You will see that the first call to manual using float32 and nn.CosineSimilarity gives the same results, but are also using intermediate values outside of the valid float16 range:

tensor([  4.2845, -32.5558,   4.3298,   7.5555,  24.1382,  65.0509, -11.0637,
         80.8742,  -4.0695, -48.8819], device='cuda:0')
tensor([1968.8096, 2079.9971, 1968.8093, 2038.1968, 2118.2397, 2037.6740,
        2009.8625, 2059.7161, 1933.5315, 2092.7104], device='cuda:0')
tensor([2048.4983, 2051.1265, 2075.0337, 1997.3761, 2019.7664, 1949.5663,
        1937.5840, 2021.9969, 2035.3262, 2116.4380], device='cuda:0')
tensor([4033103.0000, 4266337.0000, 4085345.7500, 4071045.5000, 4278349.5000,
        3972580.5000, 3894277.5000, 4164739.5000, 3935367.2500, 4429092.0000],
       device='cuda:0')
tensor([4033103.0000, 4266337.0000, 4085345.7500, 4071045.5000, 4278349.5000,
        3972580.5000, 3894277.5000, 4164739.5000, 3935367.2500, 4429092.0000],
       device='cuda:0')
tensor([2008.2587, 2065.5112, 2021.2239, 2017.6832, 2068.4172, 1993.1333,
        1973.3923, 2040.7693, 1983.7760, 2104.5408], device='cuda:0')
tensor(0.0045, device='cuda:0')
tensor(0.0045, device='cuda:0')

In float16 you would thus get invalid results:

tensor([  4.2695, -32.5625,   4.3398,   7.5586,  24.1406,  65.0625, -11.0469,
         80.8750,  -4.0586, -48.9062], device='cuda:0', dtype=torch.float16)
tensor([1969., 2080., 1969., 2038., 2118., 2038., 2010., 2060., 1934., 2092.],
       device='cuda:0', dtype=torch.float16)
tensor([2048., 2052., 2076., 1997., 2020., 1950., 1938., 2022., 2035., 2116.],
       device='cuda:0', dtype=torch.float16)
tensor([inf, inf, inf, inf, inf, inf, inf, inf, inf, inf], device='cuda:0',
       dtype=torch.float16)
tensor([inf, inf, inf, inf, inf, inf, inf, inf, inf, inf], device='cuda:0',
       dtype=torch.float16)
tensor([inf, inf, inf, inf, inf, inf, inf, inf, inf, inf], device='cuda:0',
       dtype=torch.float16)
tensor(0., device='cuda:0', dtype=torch.float16)

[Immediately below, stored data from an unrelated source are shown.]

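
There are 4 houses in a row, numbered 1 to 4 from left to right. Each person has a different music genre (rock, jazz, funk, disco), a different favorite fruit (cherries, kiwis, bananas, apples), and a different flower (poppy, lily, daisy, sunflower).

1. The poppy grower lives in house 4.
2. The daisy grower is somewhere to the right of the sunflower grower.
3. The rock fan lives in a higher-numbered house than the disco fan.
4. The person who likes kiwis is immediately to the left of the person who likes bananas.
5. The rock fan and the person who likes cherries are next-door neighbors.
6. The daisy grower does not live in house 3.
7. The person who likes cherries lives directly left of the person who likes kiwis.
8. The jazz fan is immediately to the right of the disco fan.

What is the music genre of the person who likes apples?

The poppy grower is in house 4 (clue 1).
House 2 flower: only daisy fits.
Clue 2: the sunflower grower is in house 1.
The only flower still possible for house 3 is lily.
That leaves funk as the music genre for house 4.
The only music genre still possible for house 1 is disco.
Clue 8: the jazz fan is in house 2.
House 3's music genre must be rock (nothing else left).
Clue 5 places the person who likes cherries in house 2.
The person who likes kiwis is in house 3 (clue 7).
The only favorite fruit still possible for house 1 is apples.
So house 4 gets bananas for favorite fruit.
So: house 1 = disco/apples/sunflower, house 2 = jazz/cherries/daisy, house 3 = rock/kiwis/lily, house 4 = funk/bananas/poppy.

disco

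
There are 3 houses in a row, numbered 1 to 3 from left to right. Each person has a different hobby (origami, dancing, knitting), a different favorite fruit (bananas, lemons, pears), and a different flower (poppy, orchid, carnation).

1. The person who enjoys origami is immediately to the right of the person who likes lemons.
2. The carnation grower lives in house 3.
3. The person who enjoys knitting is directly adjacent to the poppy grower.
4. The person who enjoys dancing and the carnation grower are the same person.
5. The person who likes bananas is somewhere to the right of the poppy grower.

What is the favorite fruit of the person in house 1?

lemons

From clue 2, the carnation grower must be in house 3.
By clue 4, the person who enjoys dancing is in house 3.
So house 1 gets knitting for hobby.
That leaves origami as the hobby for house 2.
The person who likes lemons is in house 1 (clue 1).
The poppy grower is in house 2 (clue 3).
From clue 5, the person who likes bananas must be in house 3.
That leaves pears as the favorite fruit for house 2.
House 1's flower must be orchid (nothing else left).
So: house 1 = knitting/lemons/orchid, house 2 = origami/pears/poppy, house 3 = dancing/bananas/carnation.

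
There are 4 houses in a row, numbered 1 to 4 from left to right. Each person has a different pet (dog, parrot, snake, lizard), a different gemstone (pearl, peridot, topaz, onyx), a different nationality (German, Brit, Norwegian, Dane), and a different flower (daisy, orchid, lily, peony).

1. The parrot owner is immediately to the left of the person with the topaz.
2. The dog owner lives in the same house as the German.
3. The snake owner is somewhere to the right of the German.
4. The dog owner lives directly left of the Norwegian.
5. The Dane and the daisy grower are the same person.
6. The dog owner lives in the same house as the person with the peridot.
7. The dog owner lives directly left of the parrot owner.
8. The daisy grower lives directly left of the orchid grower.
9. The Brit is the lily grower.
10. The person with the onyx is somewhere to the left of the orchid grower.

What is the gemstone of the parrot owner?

House 4's nationality must be Brit (nothing else left).
Clue 9: the lily grower is in house 4.
The only nationality still possible for house 3 is Norwegian.
From clue 4, the dog owner must be in house 2.
The person with the peridot is in house 2 (clue 6).
Clue 7 places the parrot owner in house 3.
So house 1 gets lizard for pet.
House 4's pet must be snake (nothing else left).
House 1's gemstone must be onyx (nothing else left).
From clue 1, the person with the topaz must be in house 4.
By clue 2, the German is in house 2.
House 3's gemstone must be pearl (nothing else left).
House 1's nationality must be Dane (nothing else left).
The daisy grower is in house 1 (clue 5).
The orchid grower is in house 2 (clue 8).
That leaves peony as the flower for house 3.
So: house 1 = lizard/onyx/Dane/daisy, house 2 = dog/peridot/German/orchid, house 3 = parrot/pearl/Norwegian/peony, house 4 = snake/topaz/Brit/lily.

pearl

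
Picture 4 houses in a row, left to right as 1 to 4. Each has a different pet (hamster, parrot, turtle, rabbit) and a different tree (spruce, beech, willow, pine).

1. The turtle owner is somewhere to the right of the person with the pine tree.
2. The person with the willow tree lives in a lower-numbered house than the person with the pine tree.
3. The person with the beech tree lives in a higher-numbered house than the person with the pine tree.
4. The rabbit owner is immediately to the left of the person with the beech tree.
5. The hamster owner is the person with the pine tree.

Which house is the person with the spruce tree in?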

No, I disagree as torch.cuda.amp.autocast is used exactly for this reason: operations prone to overflows or general numerical instability are kept in float32, while other operations are allowed to use float16 (inputs and outputs) while the computation itself is often still done in float32.
Since you are manually using half() on your data without depending on autocast, you would need to check the used operations and see if you might be running into numerical issues.

However, I agree that training models directly in float16 is definitely not straightforward and might not work.